Without this problem one clearly have the inequality desired by me. Unfortunately, so far,  I was unable to handle this problem properly..   
 A: Here's an argument based on coupling.
First, note that $\mathbb{P}$ does not change if we consider instead the random walk that is lazy along the edges of $\Delta$, moving in each direction with probability $1/4$, and staying in place with probability $1/4$.
Couple the random walks from $p$ and $q$ so that (initially) they move in the same direction at every step. Eventually one of the following happens:


*

*They reach a position where $X(p)=1$ and $X(q)=-1$. In this case obviously they have the same probability of reaching $0$ before $D$.

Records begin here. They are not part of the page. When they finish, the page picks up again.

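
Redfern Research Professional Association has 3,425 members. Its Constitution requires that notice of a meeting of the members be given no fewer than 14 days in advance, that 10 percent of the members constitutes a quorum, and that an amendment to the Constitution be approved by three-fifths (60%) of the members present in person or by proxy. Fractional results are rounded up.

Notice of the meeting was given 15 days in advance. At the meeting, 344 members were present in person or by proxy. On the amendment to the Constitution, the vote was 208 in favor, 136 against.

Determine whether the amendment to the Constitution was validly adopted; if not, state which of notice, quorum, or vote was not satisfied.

Notice: 15 days given; 14 required. Satisfied.
Quorum: 10% of 3,425 = 342.50, rounded up to 343; 344 present. Satisfied.
Vote: requires three-fifths of those present (344); 3/5 of 344 = 206.40, rounded up to 207, so 207 needed; 208 in favor. Satisfied.

Valid — all requirements satisfied.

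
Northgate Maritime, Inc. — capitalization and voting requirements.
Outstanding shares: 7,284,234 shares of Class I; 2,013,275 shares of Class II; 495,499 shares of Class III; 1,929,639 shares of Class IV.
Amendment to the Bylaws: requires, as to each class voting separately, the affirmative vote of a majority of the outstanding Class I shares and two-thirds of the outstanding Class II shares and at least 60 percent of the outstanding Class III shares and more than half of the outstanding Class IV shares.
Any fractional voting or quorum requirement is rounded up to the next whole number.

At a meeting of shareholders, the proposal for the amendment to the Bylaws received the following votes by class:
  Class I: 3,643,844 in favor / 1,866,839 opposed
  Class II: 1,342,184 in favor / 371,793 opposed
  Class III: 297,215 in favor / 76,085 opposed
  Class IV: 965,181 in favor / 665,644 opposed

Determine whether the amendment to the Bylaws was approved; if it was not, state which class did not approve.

Not approved — the Class III shares did not give the required vote.

Class I: a majority of 7284234 is 3642118; 3,642,118 required, 3,643,844 in favor — approved.
Class II: 2/3 of 2013275 = 1342183.33, rounded up to 1342184; 1,342,184 required, 1,342,184 in favor — approved.
Class III: 3/5 of 495499 = 297299.40, rounded up to 297300; 297,300 required, 297,215 in favor — not approved.
Class IV: a majority of 1929639 is 964820; 964,820 required, 965,181 in favor — approved.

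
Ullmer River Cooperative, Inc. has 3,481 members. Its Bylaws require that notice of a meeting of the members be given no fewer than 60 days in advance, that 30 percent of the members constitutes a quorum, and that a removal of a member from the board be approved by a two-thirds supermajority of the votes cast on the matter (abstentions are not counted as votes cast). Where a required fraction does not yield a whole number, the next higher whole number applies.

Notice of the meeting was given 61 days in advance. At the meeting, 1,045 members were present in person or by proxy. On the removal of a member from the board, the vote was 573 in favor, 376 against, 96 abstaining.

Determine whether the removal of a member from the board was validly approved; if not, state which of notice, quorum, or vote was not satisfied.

Invalid — vote requirement not satisfied.

Notice: 61 days given; 60 required. Satisfied.
Quorum: 30% of 3,481 = 1,044.30, rounded up to 1,045; 1,045 present. Satisfied.
Vote: requires two-thirds of the votes cast (1,045 − 96 abstaining = 949); 2/3 of 949 = 632.67, rounded up to 633, so 633 needed; 573 in favor. Not satisfied.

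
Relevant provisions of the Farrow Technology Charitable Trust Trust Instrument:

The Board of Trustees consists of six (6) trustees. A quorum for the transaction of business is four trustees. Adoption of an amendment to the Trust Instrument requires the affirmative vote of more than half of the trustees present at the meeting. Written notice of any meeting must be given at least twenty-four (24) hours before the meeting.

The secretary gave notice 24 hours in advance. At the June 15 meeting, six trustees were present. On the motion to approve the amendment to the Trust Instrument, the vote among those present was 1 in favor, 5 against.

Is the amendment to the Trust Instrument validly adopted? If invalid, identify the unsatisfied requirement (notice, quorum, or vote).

Invalid — vote requirement not satisfied.

Notice: 24 hours given; 24 required (24 ≥ 24). Satisfied.
Quorum: 6 present; quorum is 4. Satisfied.
Vote: the amendment to the Trust Instrument requires a majority of the trustees present (6). A majority of 6 is 4, so 4 affirmative votes are needed; 1 voted in favor. Not satisfied.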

*They reach $D$ (together).

*There is a time at which $p$ is on the boundary and $q$ moves towards the boundary. In this step $p$ is lazy, so after the step $p$ and $q$ are two adjacent points along the boundary with $q$ nearer to $0$ then $p$. Thus it suffices to show that $\mathbb{P}$ is decreasing along the boundary when moving away from $0$. This is done by continuing the coupling in exactly the same way, and now $p$ can only reach $0$ after $q$.
In short, the coupling is that $p,q$ move in the same direction until either
 one reaches $0$ or $D$ or until 
they become symmetric, in which case they preserve the symmetry henceforth, or one of them reaches $0$ or $D$. With this coupling, $q$ reaches $0$ no later than $p$, and $p$ reaches $D$ no later than $q$ does.